No pitch, no membership, just massage ... for the health of it!
Studies have shown that therapeutic massage has definite physiological effects within the human body. In fact, massage offers a whole range of therapeutic benefits. Primarily, therapeutic massage has a pronounced affect on the circulatory and lymphatic systems. It increases the flow of blood and lymph to and from particular regions. Increased blood flow to a damaged area of the body will deliver more oxygen and nutrients to the area, therefore enhancing the recovery period of injured or atrophied muscles.
Increasing lymphatic flow away from damaged areas removes metabolic waste and fluid, which reduces swelling and increases range of motion of the muscle or joint. Massage also decreases cardiac rate through increased circulation therefore reducing unnecessary strain placed upon the cardiac tissue.
The manipulation of muscle tissue during a therapeutic massage session stimulates endorphin (morphine-like) production, a natural way to reduce pain and discomfort.

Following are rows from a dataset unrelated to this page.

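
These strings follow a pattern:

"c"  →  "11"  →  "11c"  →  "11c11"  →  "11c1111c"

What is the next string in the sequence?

From term 3 onward, concatenate the last term with the second-to-last: 11·c = 11c, 11c·11 = 11c11, …
Continuing: 11c1111c · 11c11 gives term 6.

11c1111c11c11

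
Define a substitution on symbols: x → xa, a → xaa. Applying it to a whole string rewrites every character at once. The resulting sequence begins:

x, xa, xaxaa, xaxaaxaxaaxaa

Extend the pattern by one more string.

xaxaaxaxaaxaaxaxaaxaxaaxaaxaxaaxaa

Applying the rule to each of the 13 symbols of xaxaaxaxaaxaa gives the pieces xa xaa xa xaa xaa xa xaa xa xaa xaa xa xaa xaa, which concatenate to the answer.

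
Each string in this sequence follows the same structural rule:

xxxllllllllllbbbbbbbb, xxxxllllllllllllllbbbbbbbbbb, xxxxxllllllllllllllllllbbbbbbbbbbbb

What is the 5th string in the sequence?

xxxxxxxllllllllllllllllllllllllllbbbbbbbbbbbbbbbb

The n-th term is n x's then 4n-2 l's then 2n+2 b's, where the shown terms are n = 3, 4, 5.
Setting n = 7 gives 7, 26, 16 characters in each block.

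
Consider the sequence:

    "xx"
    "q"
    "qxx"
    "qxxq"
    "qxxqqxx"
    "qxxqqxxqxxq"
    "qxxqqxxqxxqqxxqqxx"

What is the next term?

This is a Fibonacci-style word recurrence s(k) = s(k−1)·s(k−2): e.g. q·xx = qxx.
So term 8 is qxxqqxxqxxqqxxqqxx·qxxqqxxqxxq.

qxxqqxxqxxqqxxqqxxqxxqqxxqxxq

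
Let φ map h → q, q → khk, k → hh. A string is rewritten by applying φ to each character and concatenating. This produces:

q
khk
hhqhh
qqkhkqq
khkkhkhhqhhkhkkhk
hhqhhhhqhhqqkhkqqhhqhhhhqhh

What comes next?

Rewriting the 27 symbols of hhqhhhhqhhqqkhkqqhhqhhhhqhh one by one yields q q khk q q q q khk q q khk khk hh q hh khk khk q q khk q q q q khk q q; concatenated:

qqkhkqqqqkhkqqkhkkhkhhqhhkhkkhkqqkhkqqqqkhkqq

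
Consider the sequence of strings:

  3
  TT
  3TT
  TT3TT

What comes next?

3TTTT3TT

From term 3 onward, concatenate the second-to-last term with the last: 3·TT = 3TT, TT·3TT = TT3TT, …
So term 5 is 3TT·TT3TT.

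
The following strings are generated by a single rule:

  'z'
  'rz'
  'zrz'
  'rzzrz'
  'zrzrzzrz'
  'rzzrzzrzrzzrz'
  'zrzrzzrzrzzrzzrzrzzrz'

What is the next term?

rzzrzzrzrzzrzzrzrzzrzrzzrzzrzrzzrz

This is a Fibonacci-style word recurrence s(k) = s(k−2)·s(k−1): e.g. z·rz = zrz.
Continuing: rzzrzzrzrzzrz · zrzrzzrzrzzrzzrzrzzrz gives term 8.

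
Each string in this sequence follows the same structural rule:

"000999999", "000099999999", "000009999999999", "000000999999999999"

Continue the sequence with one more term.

The n-th term is n 0's then 2n 9's, where the shown terms are n = 3, 4, 5, 6.
At n = 7 the blocks have lengths 7, 14.

000000099999999999999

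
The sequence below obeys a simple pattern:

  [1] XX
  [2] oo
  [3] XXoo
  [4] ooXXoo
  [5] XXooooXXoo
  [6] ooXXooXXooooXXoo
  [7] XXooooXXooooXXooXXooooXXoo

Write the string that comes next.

From term 3 onward, concatenate the second-to-last term with the last: XX·oo = XXoo, oo·XXoo = ooXXoo, …
Continuing: ooXXooXXooooXXoo · XXooooXXooooXXooXXooooXXoo gives term 8.

ooXXooXXooooXXooXXooooXXooooXXooXXooooXXoo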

As a form of passive exercise, massage increases muscle elasticity and strength as well as joint flexibility and range of motion. Therapeutic massage reduces the formation of adhesions and scar tissue, which allows a regain of mobility faster without the continuing hindrance of extensive scarring.
Therapeutic massage counteracts the effects of being bedridden or movement impaired. Recovery rate in general is accelerated due to the physiological effects of therapeutic massage. Normal lifestyles and habits can be re-attained if massage is used as an adjunct to rehabilitation.
Massage therapy is often used in sports rehabilitation programs post-surgically, because it enables the athlete to return to his or her prior level of function at a greater rate. The use of myofascial release, neuromuscular therapy and passive range of motion of both the involved shoulder and elbow areas are key elements in his rehabilitation on both muscular and cellular levels.